As UNC-Chapel Hill announced it would end in-person classes due to coronavirus clusters on campus, students waited outside Woollen Gym in Chapel Hill, N.C. before a fitness class on Monday, Aug. 17, 2020.
Last month, just before the holidays, I spent time listening to student body presidents from all of our state’s public universities. We’ve held these Zoom sessions regularly since the start of the fall semester, so I’ve heard firsthand how students are managing through the challenges of the pandemic.
Their experience mirrors what so many of us have felt these past 10 months — a wish that things were different, matched by the resolve to work toward better days. That perseverance will continue into the spring semester.
Since the start of the pandemic, North Carolina’s public universities have gone to extraordinary lengths to keep serving students. It hasn’t been easy, and it hasn’t always gone smoothly. But thanks to dedicated work by faculty, staff, and health officials, hundreds of thousands of North Carolinians have continued making progress toward their educational goals.
Campus leaders across the state are taking a cautious, flexible approach to the weeks ahead. Some will open fully online to start the semester, with plans to bring more students back to campus as conditions improve. Others will open with a mix of online and in-person learning, guided by the lessons learned over the past several months.
There will be widespread reentry testing for students. We’ll keep dorm occupancy limited; keep classrooms safely spaced out; and keep encouraging students to follow health guidelines, as the vast majority did in the fall. We’ll also make quick adjustments as conditions change, following the latest science, the advice of federal and state authorities and the guidance of our own experts in public health.
UNC System schools made it through the fall semester with a mix of online and in-person learning. Even campuses without in-person teaching kept open vital services, like dorms and counseling, to support students who needed them.
That flexible approach reflects the complicated reality of the communities we serve. Like public schools, we educate students from vastly different backgrounds and in very different life circumstances. Some students are able to manage online classes with reliable internet connections and a safe, quiet place to learn at home. For others, a dorm may be the most stable and supportive place they’ve ever lived, and campus services provide a lifeline that isn’t available anywhere else.
Closing a public university and waiting for the pandemic to end were never an option. Students’ lives can’t be put on indefinite hold, and we know from decades of research that interrupting college harms vulnerable students the most. Across the county, we’ve seen alarming data about declining enrollment among low-income, minority, and rural students — people whose lives will be permanently damaged by the loss of educational opportunity.
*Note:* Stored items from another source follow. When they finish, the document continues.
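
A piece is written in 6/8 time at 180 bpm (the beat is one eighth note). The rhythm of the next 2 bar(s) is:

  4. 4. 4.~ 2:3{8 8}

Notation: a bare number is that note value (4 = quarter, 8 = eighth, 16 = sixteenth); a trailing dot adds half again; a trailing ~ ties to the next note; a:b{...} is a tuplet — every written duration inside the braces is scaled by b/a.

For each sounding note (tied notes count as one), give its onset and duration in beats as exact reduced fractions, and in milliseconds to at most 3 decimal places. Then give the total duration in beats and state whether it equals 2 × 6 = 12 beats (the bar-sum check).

1) 0.0ms=0b +1000.0ms=3b
2) 1000.0ms=3b +1000.0ms=3b
3) 2000.0ms=6b +1500.0ms=9/2b
4) 3500.0ms=21/2b +500.0ms=3/2b
Σ=12b of 12 (180bpm 6/8) — PASS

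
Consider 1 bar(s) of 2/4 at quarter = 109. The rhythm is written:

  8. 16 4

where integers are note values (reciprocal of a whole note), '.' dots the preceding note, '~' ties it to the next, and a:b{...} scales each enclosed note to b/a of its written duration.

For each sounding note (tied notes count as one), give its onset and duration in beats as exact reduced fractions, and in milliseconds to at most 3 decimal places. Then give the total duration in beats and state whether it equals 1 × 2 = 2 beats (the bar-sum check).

1) 0.0ms=0b +412.844ms=3/4b
2) 412.844ms=3/4b +137.615ms=1/4b
3) 550.459ms=1b +550.459ms=1b
Σ=2b of 2 (109bpm 2/4) — PASS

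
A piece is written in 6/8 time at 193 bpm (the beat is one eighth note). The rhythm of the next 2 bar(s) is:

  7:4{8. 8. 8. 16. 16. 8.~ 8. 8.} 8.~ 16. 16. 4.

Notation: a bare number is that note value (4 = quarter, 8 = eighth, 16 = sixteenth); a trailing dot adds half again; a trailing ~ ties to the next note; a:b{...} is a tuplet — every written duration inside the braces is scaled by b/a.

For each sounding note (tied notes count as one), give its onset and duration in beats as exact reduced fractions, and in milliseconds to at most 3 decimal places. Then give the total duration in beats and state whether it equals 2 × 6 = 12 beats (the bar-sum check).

1) 0.0ms=0b +266.469ms=6/7b
2) 266.469ms=6/7b +266.469ms=6/7b
3) 532.939ms=12/7b +266.469ms=6/7b
4) 799.408ms=18/7b +133.235ms=3/7b
5) 932.642ms=3b +133.235ms=3/7b
6) 1065.877ms=24/7b +532.939ms=12/7b
7) 1598.816ms=36/7b +266.469ms=6/7b
8) 1865.285ms=6b +699.482ms=9/4b
9) 2564.767ms=33/4b +233.161ms=3/4b
10) 2797.927ms=9b +932.642ms=3b
Σ=12b of 12 (193bpm 6/8) — PASS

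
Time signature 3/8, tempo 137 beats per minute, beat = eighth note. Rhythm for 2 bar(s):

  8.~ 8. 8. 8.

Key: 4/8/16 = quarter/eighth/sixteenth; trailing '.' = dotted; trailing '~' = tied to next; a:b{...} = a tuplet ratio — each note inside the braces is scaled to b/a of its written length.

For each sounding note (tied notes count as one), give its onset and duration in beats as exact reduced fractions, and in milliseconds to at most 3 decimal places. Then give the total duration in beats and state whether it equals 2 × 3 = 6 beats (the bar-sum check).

1) 0.0ms=0b +1313.869ms=3b
2) 1313.869ms=3b +656.934ms=3/2b
3) 1970.803ms=9/2b +656.934ms=3/2b
Σ=6b of 6 (137bpm 3/8) — PASS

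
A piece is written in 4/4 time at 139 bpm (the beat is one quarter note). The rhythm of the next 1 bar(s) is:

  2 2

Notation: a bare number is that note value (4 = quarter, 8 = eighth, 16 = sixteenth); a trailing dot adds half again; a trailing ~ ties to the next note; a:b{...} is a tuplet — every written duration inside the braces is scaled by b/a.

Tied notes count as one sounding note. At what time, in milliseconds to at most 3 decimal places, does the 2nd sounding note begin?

1. 0.0ms @ 0 + 863.309ms (2)
2. 863.309ms @ 2 + 863.309ms (2)

note 2 onset = 2b = 863.309ms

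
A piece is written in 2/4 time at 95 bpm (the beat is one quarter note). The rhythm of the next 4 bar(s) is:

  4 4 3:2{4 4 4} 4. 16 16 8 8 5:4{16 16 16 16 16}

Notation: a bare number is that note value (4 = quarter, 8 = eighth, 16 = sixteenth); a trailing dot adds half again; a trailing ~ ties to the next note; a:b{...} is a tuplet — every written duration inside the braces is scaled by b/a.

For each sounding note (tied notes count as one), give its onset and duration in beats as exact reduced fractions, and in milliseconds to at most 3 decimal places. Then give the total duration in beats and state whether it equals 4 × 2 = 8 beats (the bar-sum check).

1) 0.0ms=0b +631.579ms=1b
2) 631.579ms=1b +631.579ms=1b
3) 1263.158ms=2b +421.053ms=2/3b
4) 1684.211ms=8/3b +421.053ms=2/3b
5) 2105.263ms=10/3b +421.053ms=2/3b
6) 2526.316ms=4b +947.368ms=3/2b
7) 3473.684ms=11/2b +157.895ms=1/4b
8) 3631.579ms=23/4b +157.895ms=1/4b
9) 3789.474ms=6b +315.789ms=1/2b
10) 4105.263ms=13/2b +315.789ms=1/2b
11) 4421.053ms=7b +126.316ms=1/5b
12) 4547.368ms=36/5b +126.316ms=1/5b
13) 4673.684ms=37/5b +126.316ms=1/5b
14) 4800.0ms=38/5b +126.316ms=1/5b
15) 4926.316ms=39/5b +126.316ms=1/5b
Σ=8b of 8 (95bpm 2/4) — PASS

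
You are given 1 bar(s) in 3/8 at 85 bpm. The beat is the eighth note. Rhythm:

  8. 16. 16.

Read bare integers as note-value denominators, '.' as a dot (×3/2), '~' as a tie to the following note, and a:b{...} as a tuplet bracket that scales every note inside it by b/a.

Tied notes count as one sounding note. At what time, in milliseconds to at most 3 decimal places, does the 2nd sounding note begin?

note 2 onset = 3/2b = 1058.824ms

1. 0.0ms @ 0 + 1058.824ms (3/2)
2. 1058.824ms @ 3/2 + 529.412ms (3/4)
3. 1588.235ms @ 9/4 + 529.412ms (3/4)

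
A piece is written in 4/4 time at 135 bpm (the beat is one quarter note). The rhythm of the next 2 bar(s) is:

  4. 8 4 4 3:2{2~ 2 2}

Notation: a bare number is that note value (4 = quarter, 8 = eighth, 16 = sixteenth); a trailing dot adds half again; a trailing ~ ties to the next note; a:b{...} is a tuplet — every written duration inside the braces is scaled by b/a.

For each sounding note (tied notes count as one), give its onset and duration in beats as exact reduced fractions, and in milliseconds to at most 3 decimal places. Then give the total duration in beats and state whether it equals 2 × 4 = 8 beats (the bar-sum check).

1) 0.0ms=0b +666.667ms=3/2b
2) 666.667ms=3/2b +222.222ms=1/2b
3) 888.889ms=2b +444.444ms=1b
4) 1333.333ms=3b +444.444ms=1b
5) 1777.778ms=4b +1185.185ms=8/3b
6) 2962.963ms=20/3b +592.593ms=4/3b
Σ=8b of 8 (135bpm 4/4) — PASS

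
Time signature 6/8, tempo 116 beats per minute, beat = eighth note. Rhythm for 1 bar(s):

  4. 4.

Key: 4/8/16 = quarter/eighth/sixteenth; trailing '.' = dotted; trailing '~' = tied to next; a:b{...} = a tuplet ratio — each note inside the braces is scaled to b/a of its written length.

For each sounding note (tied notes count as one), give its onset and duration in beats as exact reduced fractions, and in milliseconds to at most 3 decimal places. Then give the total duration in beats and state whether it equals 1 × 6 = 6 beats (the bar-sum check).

1) 0.0ms=0b +1551.724ms=3b
2) 1551.724ms=3b +1551.724ms=3b
Σ=6b of 6 (116bpm 6/8) — PASS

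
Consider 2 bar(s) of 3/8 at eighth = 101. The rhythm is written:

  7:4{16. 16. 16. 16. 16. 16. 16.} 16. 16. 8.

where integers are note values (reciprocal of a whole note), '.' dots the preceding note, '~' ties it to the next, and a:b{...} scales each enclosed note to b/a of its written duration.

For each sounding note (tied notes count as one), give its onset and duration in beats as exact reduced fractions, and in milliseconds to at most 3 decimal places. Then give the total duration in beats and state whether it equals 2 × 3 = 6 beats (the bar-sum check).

1) 0.0ms=0b +254.597ms=3/7b
2) 254.597ms=3/7b +254.597ms=3/7b
3) 509.194ms=6/7b +254.597ms=3/7b
4) 763.791ms=9/7b +254.597ms=3/7b
5) 1018.388ms=12/7b +254.597ms=3/7b
6) 1272.984ms=15/7b +254.597ms=3/7b
7) 1527.581ms=18/7b +254.597ms=3/7b
8) 1782.178ms=3b +445.545ms=3/4b
9) 2227.723ms=15/4b +445.545ms=3/4b
10) 2673.267ms=9/2b +891.089ms=3/2b
Σ=6b of 6 (101bpm 3/8) — PASS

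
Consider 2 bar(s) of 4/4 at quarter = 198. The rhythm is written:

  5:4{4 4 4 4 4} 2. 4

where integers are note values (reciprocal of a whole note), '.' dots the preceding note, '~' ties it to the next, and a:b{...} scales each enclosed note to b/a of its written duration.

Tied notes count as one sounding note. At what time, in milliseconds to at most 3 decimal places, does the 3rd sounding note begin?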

Our state can be rightly proud that we’ve kept faith with this generation of students, welcoming record enrollment last fall and doing extraordinary work to keep students on track. From professors to counselors to building staff, the public servants who work in our universities have shown up for students through the toughest academic year I hope we’ll ever see.
The students themselves have leaned into the effort. One young woman on last month’s Zoom call told me about serving as a student health ambassador, reaching out to her classmates to share safety guidance and encouraging them to stay motivated. She said it was the most satisfying experience of her college career, and gave her a profound appreciation for the hope and determination of her fellow students.
At the dawn of 2021, we have plenty of reason to hope. We can see the promise of better days ahead in the images of health care workers and fellow citizens rolling up their sleeves to receive life-saving vaccines. We can see it in the persistence of so many students to keep learning through challenging times, so they’ll be ready to build a better future.
Peter Hans is president of the University of North Carolina System.